Whether Schwarzenegger will sign it into law is another matter.
Unlike his counterpart in Massachusetts, Mitt Romney, who has pushed for a constitutional amendment to ban gay marriage, Schwarzenegger has sent mixed signals.
In a January meeting with the editorial board of the San Francisco Chronicle Schwarzenegger suggested that this may not be the best time to push gay marriage, saying that a legislative push to fully recognize marriage rights for gays might backfire.
"Eventually in a few years from now, you can readdress it again and see what the people of California think,'' he told the paper. "You cannot force-feed those kind of things.''
Last year in a Tonight Show appearance Schwarzenegger said gay marriage would be "fine with me" if it were enshrined in state law or ruled legal by the courts. (story)
The issue of same-sex marriage also is slowly heading toward the California Supreme Court. Last month a San San Francisco judge ruled that state laws preventing gay marriage are illegal. (story)
Meanwhile, a conservative group called the "Voters' Right to Protect Marriage Initiative" has begun collecting signatures to have a proposed amendment to the California Constitution banning same-sex marriage placed on the 2006 ballot. (story) If approved by voters it would not only bar gays and lesbians from marrying but also void the state's landmark domestic partner law.
A new poll, released on the weekend, shows that California voters are equally divided on the issue of same-sex marriage.
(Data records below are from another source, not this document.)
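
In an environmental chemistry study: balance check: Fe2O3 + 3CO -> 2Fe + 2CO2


Equation: Fe2O3 + 3CO -> 2Fe + 2CO2
Check atoms: C: 3≠2, Fe: 2=2, O: 6≠4
Not balanced

No, not balanced


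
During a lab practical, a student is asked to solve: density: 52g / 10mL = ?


ρ = mass/volume
= 52/10
= 5.2 g/mL

5.2 g/mL


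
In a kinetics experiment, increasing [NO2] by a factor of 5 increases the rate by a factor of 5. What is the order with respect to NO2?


rate ∝ [NO2]^n
5^n = 5 → n = 1
Order in NO2: 1

1


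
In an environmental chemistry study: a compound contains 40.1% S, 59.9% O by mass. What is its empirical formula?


Assume 100 g sample. Moles of each element:
  S: 40.1/32.07 = 1.25 mol
  O: 59.9/16.0 = 3.744 mol
Divide by smallest (1.25):
  S: 1.25/1.25 = 1.0
  O: 3.744/1.25 = 3.0
Empirical formula: SO3

SO3


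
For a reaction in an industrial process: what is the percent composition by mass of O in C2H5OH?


M(C2H5OH) = 2×12.01 + 6×1.008 + 1×16.0 = 46.068 g/mol
Mass of O = 1 × 16.0 = 16.00 g/mol
% O = 16.00/46.068 × 100 = 34.73%

34.73%


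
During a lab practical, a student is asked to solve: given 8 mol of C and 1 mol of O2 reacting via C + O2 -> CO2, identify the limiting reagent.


Mole ratio available / coefficient:
  C: 8/1 = 8.000
  O2: 1/1 = 1.000
Smaller ratio is limiting.

O2


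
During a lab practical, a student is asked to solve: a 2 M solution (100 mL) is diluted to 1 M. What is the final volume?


C1V1 = C2V2
2 × 100 = 1 × V2
V2 = 200/1 = 200.0 mL

200.0 mL


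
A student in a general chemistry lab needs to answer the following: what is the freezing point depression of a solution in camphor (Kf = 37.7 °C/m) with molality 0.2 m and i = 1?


ΔTf = Kf × m × i
= 37.7 × 0.2 × 1
= 7.54 °C

7.54 °C


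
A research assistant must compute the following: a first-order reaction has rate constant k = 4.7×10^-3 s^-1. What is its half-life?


t½ = ln2/k = 0.693147/(4.7×10^-3 s^-1)
= 147.5 s

147.5 s


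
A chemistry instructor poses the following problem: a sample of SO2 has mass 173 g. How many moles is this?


M(SO2) = 64.07 g/mol
n = mass/M = 173/64.07 = 2.7002 mol

2.7002 mol


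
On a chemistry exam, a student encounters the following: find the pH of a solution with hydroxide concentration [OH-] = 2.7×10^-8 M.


pOH = -log10([OH-]) = -log10(2.7×10^-8)
= 8 - log10(2.7) = 7.57
pH = 14 - pOH = 14 - 7.57 = 6.43

6.43


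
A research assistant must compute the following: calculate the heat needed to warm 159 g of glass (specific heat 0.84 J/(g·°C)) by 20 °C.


q = mcΔT = 159 × 0.84 × 20
= 2671.20 J

2671.20 J


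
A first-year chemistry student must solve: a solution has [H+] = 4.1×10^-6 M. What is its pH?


pH = -log10([H+]) = -log10(4.1×10^-6)
= 6 - log10(4.1)
= 6 - 0.61
= 5.39

5.39


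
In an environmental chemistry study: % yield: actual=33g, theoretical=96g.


% yield = actual/theoretical × 100
= 33/96 × 100
= 34.38%

34.38%


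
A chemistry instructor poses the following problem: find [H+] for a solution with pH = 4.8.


[H+] = 10^(-pH) = 10^(-4.8)
= 1.58×10^-5 M

1.58×10^-5 M


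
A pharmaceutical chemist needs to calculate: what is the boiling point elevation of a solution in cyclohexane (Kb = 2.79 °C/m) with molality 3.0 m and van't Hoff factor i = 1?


ΔTb = Kb × m × i
= 2.79 × 3.0 × 1
= 8.37 °C

8.37 °C


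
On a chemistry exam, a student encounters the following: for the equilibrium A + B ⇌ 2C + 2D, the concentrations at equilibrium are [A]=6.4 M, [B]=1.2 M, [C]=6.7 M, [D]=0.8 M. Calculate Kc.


Kc = [C]^2[D]^2/([A][B])
= (6.7^2 × 0.8^2)/(6.4^1 × 1.2^1)
= 28.7296/7.68
= 3.741

3.741


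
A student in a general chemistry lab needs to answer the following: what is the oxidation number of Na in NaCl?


Group 1 metal: +1
Oxidation number: +1

+1


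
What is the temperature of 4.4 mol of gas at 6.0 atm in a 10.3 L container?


PV = nRT  (R = 0.08206 L·atm/(mol·K))
T = PV/(nR) = 6.0×10.3/(4.4×0.08206)
= 61.80/0.361064
= 171.16 K

171.16 K


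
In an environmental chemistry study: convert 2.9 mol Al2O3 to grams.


M(Al2O3) = 101.96 g/mol
mass = n × M = 2.9 × 101.96 = 295.68 g

295.68 g


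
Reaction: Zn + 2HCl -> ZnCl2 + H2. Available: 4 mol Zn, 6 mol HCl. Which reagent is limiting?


Mole ratio available / coefficient:
  Zn: 4/1 = 4.000
  HCl: 6/2 = 3.000
Smaller ratio is limiting.

HCl


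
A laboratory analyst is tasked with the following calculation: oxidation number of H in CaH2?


H with a metal (hydride): -1
Oxidation number: -1

-1


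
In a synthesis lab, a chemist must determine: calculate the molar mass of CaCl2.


M(CaCl2) = 1×40.08 + 2×35.45
= 40.08 + 70.9
= 110.98 g/mol

110.98 g/mol


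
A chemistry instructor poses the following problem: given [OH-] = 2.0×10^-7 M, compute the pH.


pOH = -log10([OH-]) = -log10(2.0×10^-7)
= 7 - log10(2.0) = 6.7
pH = 14 - pOH = 14 - 6.7 = 7.3

7.3


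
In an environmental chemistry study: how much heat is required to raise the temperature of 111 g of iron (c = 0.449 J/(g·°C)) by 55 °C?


q = mcΔT = 111 × 0.449 × 55
= 2741.15 J

2741.15 J


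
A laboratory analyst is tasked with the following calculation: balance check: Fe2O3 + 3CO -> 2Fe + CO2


Equation: Fe2O3 + 3CO -> 2Fe + CO2
Check atoms: C: 3≠1, Fe: 2=2, O: 6≠2
Not balanced

No, not balanced


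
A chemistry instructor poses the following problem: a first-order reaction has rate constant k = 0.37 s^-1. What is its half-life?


t½ = ln2/k = 0.693147/(0.37 s^-1)
= 1.873 s

1.873 s


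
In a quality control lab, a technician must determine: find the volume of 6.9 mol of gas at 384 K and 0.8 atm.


PV = nRT  (R = 0.08206 L·atm/(mol·K))
V = nRT/P = 6.9×0.08206×384/0.8
= 271.783 L

271.783 L


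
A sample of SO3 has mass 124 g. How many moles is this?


M(SO3) = 80.07 g/mol
n = mass/M = 124/80.07 = 1.5486 mol

1.5486 mol


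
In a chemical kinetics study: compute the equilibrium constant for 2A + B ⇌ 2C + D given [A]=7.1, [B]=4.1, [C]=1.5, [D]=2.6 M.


Kc = [C]^2[D]/([A]^2[B])
= (1.5^2 × 2.6^1)/(7.1^2 × 4.1^1)
= 5.85/206.681
= 0.02830

0.02830


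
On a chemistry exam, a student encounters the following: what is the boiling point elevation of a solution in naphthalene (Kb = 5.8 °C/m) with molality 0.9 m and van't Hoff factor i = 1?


ΔTb = Kb × m × i
= 5.8 × 0.9 × 1
= 5.22 °C

5.22 °C


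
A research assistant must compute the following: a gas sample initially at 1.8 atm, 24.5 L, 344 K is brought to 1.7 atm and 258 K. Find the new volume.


P1V1/T1 = P2V2/T2
V2 = P1V1T2/(T1P2)
= 1.8×24.5×258/(344×1.7)
= 19.456 L

19.456 L


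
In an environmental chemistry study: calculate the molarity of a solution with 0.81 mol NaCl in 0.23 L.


M = n/V = 0.81/0.23 = 3.522 mol/L

3.522 M


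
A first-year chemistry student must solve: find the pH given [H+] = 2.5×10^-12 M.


pH = -log10([H+]) = -log10(2.5×10^-12)
= 12 - log10(2.5)
= 12 - 0.4
= 11.6

11.6


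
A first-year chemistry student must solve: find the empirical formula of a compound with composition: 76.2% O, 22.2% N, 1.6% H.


Assume 100 g sample. Moles of each element:
  O: 76.2/16.0 = 4.763 mol
  N: 22.2/14.01 = 1.585 mol
  H: 1.6/1.008 = 1.587 mol
Divide by smallest (1.585):
  O: 4.763/1.585 = 3.01
  N: 1.585/1.585 = 1.0
  H: 1.587/1.585 = 1.0
Empirical formula: HNO3

HNO3


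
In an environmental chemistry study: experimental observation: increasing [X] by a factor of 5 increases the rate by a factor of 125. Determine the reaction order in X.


rate ∝ [X]^n
5^n = 125 → n = 3
Order in X: 3

3


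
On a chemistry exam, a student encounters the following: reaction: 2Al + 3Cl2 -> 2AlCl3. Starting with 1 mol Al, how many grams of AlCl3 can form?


Mole ratio AlCl3:Al = 2:2
n(AlCl3) = 1 × 2/2 = 1.000 mol
mass = 1.000 × 133.33 = 133.33 g

133.33 g


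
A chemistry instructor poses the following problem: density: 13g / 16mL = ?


ρ = mass/volume
= 13/16
= 0.812 g/mL

0.812 g/mL


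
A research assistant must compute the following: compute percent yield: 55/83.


% yield = actual/theoretical × 100
= 55/83 × 100
= 66.27%

66.27%


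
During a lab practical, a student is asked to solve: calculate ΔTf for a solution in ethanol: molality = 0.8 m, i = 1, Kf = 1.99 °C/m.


ΔTf = Kf × m × i
= 1.99 × 0.8 × 1
= 1.592 °C

1.592 °C


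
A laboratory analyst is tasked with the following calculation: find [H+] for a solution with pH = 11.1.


[H+] = 10^(-pH) = 10^(-11.1)
= 7.94×10^-12 M

7.94×10^-12 M


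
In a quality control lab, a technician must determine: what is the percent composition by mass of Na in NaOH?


M(NaOH) = 1×22.99 + 1×16.0 + 1×1.008 = 39.998 g/mol
Mass of Na = 1 × 22.99 = 22.99 g/mol
% Na = 22.99/39.998 × 100 = 57.48%

57.48%


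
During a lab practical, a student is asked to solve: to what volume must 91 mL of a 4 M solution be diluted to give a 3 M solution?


C1V1 = C2V2
4 × 91 = 3 × V2
V2 = 364/3 = 121.33 mL

121.33 mL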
The Public Policy Institute poll shows that 46 percent are in favor of allowing same-sex couples to marry and 46 percent are opposed.
The result is a slight increase in the number supporting gay marriage over the last poll on the issue, but has given Equality California reason to believe that if the proposed amendment makes it to voters a majority would reject it.
"This poll reflects the tremendous education Californians have received by knowing our families who live their lives, raise children, and contribute to their communities despite the stigma of discrimination," said Equality California Executive Director Geoffrey Kors in a statement.
"It is heartening to see solid movement in the direction of equality and away from discrimination."